Manifestations en Iran : les États-Unis appellent les ressortissants américains à quitter le pays « immédiatement »
Plus de deux semaines après le début du mouvement de contestation en Iran, la répression des manifestants a passé un nouveau cap ce lundi 12 janvier. L’ONG Iran Human Rights (IHR) a donné un bilan d’au moins 648 personnes tuées et l’arrestation de plus de 10 000 autres. Dans un communiqué publié lundi, l’ambassade virtuelle des États-Unis en Iran a appelé les ressortissants américains à quitter le pays « immédiatement ».
« Quittez l’Iran immédiatement. Préparez un plan pour quitter l’Iran sans compter sur l’aide du gouvernement américain », peut-on lire.
« Le gouvernement américain ne peut garantir votre sécurité »
« Si vous ne pouvez pas partir, trouvez un endroit sûr dans votre résidence ou dans un autre bâtiment sécurisé. Faites des provisions de nourriture, d’eau, de médicaments et d’autres articles essentiels », indique l’ambassade « virtuelle » des États-Unis. Les intérêts américains en Iran sont représentés par l’ambassade de Suisse, en l’absence de relations diplomatiques entre Washington et Téhéran, rompues en 1980.
« Le gouvernement américain ne peut garantir votre sécurité si vous choisissez de partir (…). Vous ne devriez partir que si vous estimez que cela ne présente aucun danger », poursuit donc le communiqué.

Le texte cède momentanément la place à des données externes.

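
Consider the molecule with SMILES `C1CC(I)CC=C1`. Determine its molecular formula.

C6H9I

Atom tally by fragment:
  cyclohexene ring core → C:6 H:10
  (− 1 ring H displaced by substituents)
  + I → I:1
Element totals:
  C: 6
  H: 9
  I: 1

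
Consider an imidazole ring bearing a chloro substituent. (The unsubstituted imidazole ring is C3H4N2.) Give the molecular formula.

Atom tally by fragment:
  imidazole ring core → C:3 H:4 N:2
  (− 1 ring H displaced by substituents)
  + Cl → Cl:1
Element totals:
  C: 3
  H: 3
  Cl: 1
  N: 2

C3H3ClN2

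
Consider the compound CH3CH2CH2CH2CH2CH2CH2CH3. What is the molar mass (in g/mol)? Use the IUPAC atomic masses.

Element totals:
  C: 8
  H: 18
Molecular formula: C8H18.
  M = 8(12.011) + 18(1.008)
    = 96.088 + 18.144 = 114.232

114.23 g/mol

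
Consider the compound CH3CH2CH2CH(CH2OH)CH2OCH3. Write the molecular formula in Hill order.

Element totals:
  C: 7
  H: 16
  O: 2

C7H16O2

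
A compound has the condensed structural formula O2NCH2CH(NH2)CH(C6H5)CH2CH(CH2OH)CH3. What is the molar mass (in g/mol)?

Element totals:
  C: 13
  H: 20
  N: 2
  O: 3
Molecular formula: C13H20N2O3.
  M = 13(12.011) + 20(1.008) + 2(14.007) + 3(15.999)
    = 156.143 + 20.160 + 28.014 + 47.997 = 252.314

252.31 g/mol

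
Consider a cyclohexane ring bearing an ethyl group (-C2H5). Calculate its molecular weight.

112.22 g/mol

Atom tally by fragment:
  cyclohexane ring core → C:6 H:12
  (− 1 ring H displaced by substituents)
  + C2H5 → C:2 H:5
Element totals:
  C: 8
  H: 16
Molecular formula: C8H16.
  M = 8(12.011) + 16(1.008)
    = 96.088 + 16.128 = 112.216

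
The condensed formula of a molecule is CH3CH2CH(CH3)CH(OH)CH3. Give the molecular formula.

Element totals:
  C: 6
  H: 14
  O: 1

C6H14O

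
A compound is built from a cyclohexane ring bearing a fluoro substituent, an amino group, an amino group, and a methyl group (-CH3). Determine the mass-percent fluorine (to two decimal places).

Atom tally by fragment:
  cyclohexane ring core → C:6 H:12
  (− 4 ring H displaced by substituents)
  + F → F:1
  + NH2 → N:1 H:2
  + NH2 → N:1 H:2
  + CH3 → C:1 H:3
Element totals:
  C: 7
  H: 15
  F: 1
  N: 2
Molecular formula: C7H15FN2.
Molar mass = 146.209 g/mol.
Mass from F: 1 × 18.998 = 18.998 g/mol.
%F = 18.998 / 146.209 × 100 = 12.99%.

12.99%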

Certaines lignes aériennes étant fermées, les autorités américaines listent plusieurs points de passage au niveau des frontières avec l’Arménie, l’Azerbaïdjan et la Turquie, mais aussi le Turkménistan, à l’est.

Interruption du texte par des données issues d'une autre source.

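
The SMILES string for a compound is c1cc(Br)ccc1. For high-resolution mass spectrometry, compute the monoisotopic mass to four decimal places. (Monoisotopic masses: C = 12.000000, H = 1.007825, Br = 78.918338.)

155.9575

Atom tally by fragment:
  benzene ring core → C:6 H:6
  (− 1 ring H displaced by substituents)
  + Br → Br:1
Element totals:
  C: 6
  H: 5
  Br: 1
Molecular formula: C6H5Br.
  M = 6(12.0) + 5(1.007825) + 78.918338
    = 72.000000 + 5.039125 + 78.918338 = 155.957463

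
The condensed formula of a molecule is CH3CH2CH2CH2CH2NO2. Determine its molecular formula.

Atom tally by fragment:
  CH3 → C:1 H:3
  CH2 → C:1 H:2
  CH2 → C:1 H:2
  CH2 → C:1 H:2
  CH2NO2 → C:1 H:2 N:1 O:2
Element totals:
  C: 5
  H: 11
  N: 1
  O: 2

C5H11NO2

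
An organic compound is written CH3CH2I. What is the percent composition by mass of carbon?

15.40%

Atom tally by fragment:
  CH3 → C:1 H:3
  CH2I → C:1 H:2 I:1
Element totals:
  C: 2
  H: 5
  I: 1
Molecular formula: C2H5I.
Molar mass = 155.966 g/mol.
Mass from C: 2 × 12.011 = 24.022 g/mol.
%C = 24.022 / 155.966 × 100 = 15.40%.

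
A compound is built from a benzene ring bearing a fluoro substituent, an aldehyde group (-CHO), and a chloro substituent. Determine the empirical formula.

Atom tally by fragment:
  benzene ring core → C:6 H:6
  (− 3 ring H displaced by substituents)
  + F → F:1
  + CHO → C:1 H:1 O:1
  + Cl → Cl:1
Element totals:
  C: 7
  H: 4
  Cl: 1
  F: 1
  O: 1
Molecular formula: C7H4ClFO.
gcd of subscripts (7, 1, 1, 4, 1) = 1, so the empirical formula equals the molecular formula.

C7H4ClFO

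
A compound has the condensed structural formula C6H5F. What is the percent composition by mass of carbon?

74.99%

Element totals:
  C: 6
  H: 5
  F: 1
Molecular formula: C6H5F.
Molar mass = 96.104 g/mol.
Mass from C: 6 × 12.011 = 72.066 g/mol.
%C = 72.066 / 96.104 × 100 = 74.99%.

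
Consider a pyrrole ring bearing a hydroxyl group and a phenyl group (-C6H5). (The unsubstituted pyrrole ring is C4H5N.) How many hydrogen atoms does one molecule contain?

Atom tally by fragment:
  pyrrole ring core → C:4 H:5 N:1
  (− 2 ring H displaced by substituents)
  + OH → O:1 H:1
  + C6H5 → C:6 H:5
Element totals:
  C: 10
  H: 9
  N: 1
  O: 1

9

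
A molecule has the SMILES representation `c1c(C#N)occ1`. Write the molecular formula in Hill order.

C5H3NO

Atom tally by fragment:
  furan ring core → C:4 H:4 O:1
  (− 1 ring H displaced by substituents)
  + CN → C:1 N:1
Element totals:
  C: 5
  H: 3
  N: 1
  O: 1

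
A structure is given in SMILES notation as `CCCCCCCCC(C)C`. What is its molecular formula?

Atom tally by fragment:
  CH3 → C:1 H:3
  CH2 → C:1 H:2
  CH2 → C:1 H:2
  CH2 → C:1 H:2
  CH2 → C:1 H:2
  CH2 → C:1 H:2
  CH2 → C:1 H:2
  CH2 → C:1 H:2
  CH(CH3) → C:2 H:4
  CH3 → C:1 H:3
Element totals:
  C: 11
  H: 24

C11H24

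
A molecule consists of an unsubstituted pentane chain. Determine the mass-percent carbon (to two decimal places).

83.24%

Atom tally by fragment:
  CH3 → C:1 H:3
  CH2 → C:1 H:2
  CH2 → C:1 H:2
  CH2 → C:1 H:2
  CH3 → C:1 H:3
Element totals:
  C: 5
  H: 12
Molecular formula: C5H12.
Molar mass = 72.151 g/mol.
Mass from C: 5 × 12.011 = 60.055 g/mol.
%C = 60.055 / 72.151 × 100 = 83.24%.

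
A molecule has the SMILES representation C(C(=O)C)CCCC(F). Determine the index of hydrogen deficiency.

1

Atom tally by fragment:
  CH3COCH2 → C:3 H:5 O:1
  CH2 → C:1 H:2
  CH2 → C:1 H:2
  CH2 → C:1 H:2
  CH2F → C:1 H:2 F:1
Element totals:
  C: 7
  H: 13
  F: 1
  O: 1
Molecular formula: C7H13FO.
DoU = (2C + 2 + N − H − X) / 2 = (2·7 + 2 + 0 − 13 − 1) / 2 = 1.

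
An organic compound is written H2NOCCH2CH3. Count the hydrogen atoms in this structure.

7

Atom tally by fragment:
  H2NOCCH2 → C:2 H:4 O:1 N:1
  CH3 → C:1 H:3
Element totals:
  C: 3
  H: 7
  N: 1
  O: 1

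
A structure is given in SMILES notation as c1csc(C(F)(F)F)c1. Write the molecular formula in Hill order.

C5H3F3S

Atom tally by fragment:
  thiophene ring core → C:4 H:4 S:1
  (− 1 ring H displaced by substituents)
  + CF3 → C:1 F:3
Element totals:
  C: 5
  H: 3
  F: 3
  S: 1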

Sanctions américaines contre les partenaires de Téhéran
Donald Trump, qui a menacé plusieurs fois d’intervenir militairement, a annoncé lundi que tout pays commerçant avec l’Iran serait frappé de droits de douane de 25 % par les États-Unis. « Cette décision est définitive » et « prend effet immédiatement », a affirmé le président américain sur son réseau Truth Social. Une mesure susceptible de frapper notamment la Chine, principal partenaire commercial de l’Iran.

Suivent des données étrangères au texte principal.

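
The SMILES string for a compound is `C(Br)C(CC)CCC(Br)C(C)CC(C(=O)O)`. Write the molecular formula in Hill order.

Atom tally by fragment:
  BrCH2 → C:1 H:2 Br:1
  CH(C2H5) → C:3 H:6
  CH2 → C:1 H:2
  CH2 → C:1 H:2
  CH(Br) → C:1 H:1 Br:1
  CH(CH3) → C:2 H:4
  CH2 → C:1 H:2
  CH2COOH → C:2 H:3 O:2
Element totals:
  C: 12
  H: 22
  Br: 2
  O: 2

C12H22Br2O2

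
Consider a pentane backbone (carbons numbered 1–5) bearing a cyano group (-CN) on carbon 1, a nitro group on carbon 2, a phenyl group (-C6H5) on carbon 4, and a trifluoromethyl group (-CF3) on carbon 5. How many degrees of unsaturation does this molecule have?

7

Atom tally by fragment:
  NCCH2 → C:2 H:2 N:1
  CH(NO2) → C:1 H:1 N:1 O:2
  CH2 → C:1 H:2
  CH(C6H5) → C:7 H:6
  CH2CF3 → C:2 H:2 F:3
Element totals:
  C: 13
  H: 13
  F: 3
  N: 2
  O: 2
Molecular formula: C13H13F3N2O2.
DoU = (2C + 2 + N − H − X) / 2 = (2·13 + 2 + 2 − 13 − 3) / 2 = 7.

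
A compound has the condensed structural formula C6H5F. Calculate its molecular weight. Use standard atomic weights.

Element totals:
  C: 6
  H: 5
  F: 1
Molecular formula: C6H5F.
  M = 6(12.011) + 5(1.008) + 18.998
    = 72.066 + 5.040 + 18.998 = 96.104

96.10 g/mol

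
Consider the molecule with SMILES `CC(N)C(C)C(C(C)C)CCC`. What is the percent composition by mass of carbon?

77.12%

Atom tally by fragment:
  CH3 → C:1 H:3
  CH(NH2) → C:1 H:3 N:1
  CH(CH3) → C:2 H:4
  CH(CH(CH3)2) → C:4 H:8
  CH2 → C:1 H:2
  CH2 → C:1 H:2
  CH3 → C:1 H:3
Element totals:
  C: 11
  H: 25
  N: 1
Molecular formula: C11H25N.
Molar mass = 171.328 g/mol.
Mass from C: 11 × 12.011 = 132.121 g/mol.
%C = 132.121 / 171.328 × 100 = 77.12%.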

Selon la Maison Blanche, des frappes aériennes pour mettre fin à la répression du mouvement sont toujours sur la table. Toutefois, « la diplomatie est toujours la première option pour le président », a affirmé la porte-parole Karoline Leavitt, le pouvoir iranien adoptant un « ton très différent » lors de discussions privées avec l’émissaire américain, Steve Witkoff.
À Téhéran, les autorités iraniennes ont convoqué des ambassadeurs ou chargés d’affaires d’Allemagne, de France, d’Italie, de Grande-Bretagne, en poste à Téhéran, pour protester contre le soutien affiché aux manifestants.
Paris appelle aussi les Français à quitter le pays
Le personnel diplomatique non essentiel de l’ambassade de France a par ailleurs quitté le pays, a indiqué l’AFP, citant deux sources informées du dossier. La France « recommande » à ses ressortissants qui vivraient sur place ou qui seraient de passage dans le pays de « quitter immédiatement » l’Iran s’ils en ont « la possibilité », indiquait le Quai d’Orsay dimanche 11 janvier.
À Paris, le président français Emmanuel Macron a condamné « la violence d’État » qui « frappe aveuglément » les manifestants, et Londres a fustigé « l’horrible » répression, appelant à « cesser immédiatement les violences ». L’Union européenne a également dit envisager « de nouvelles sanctions, plus sévères » contre l’Iran.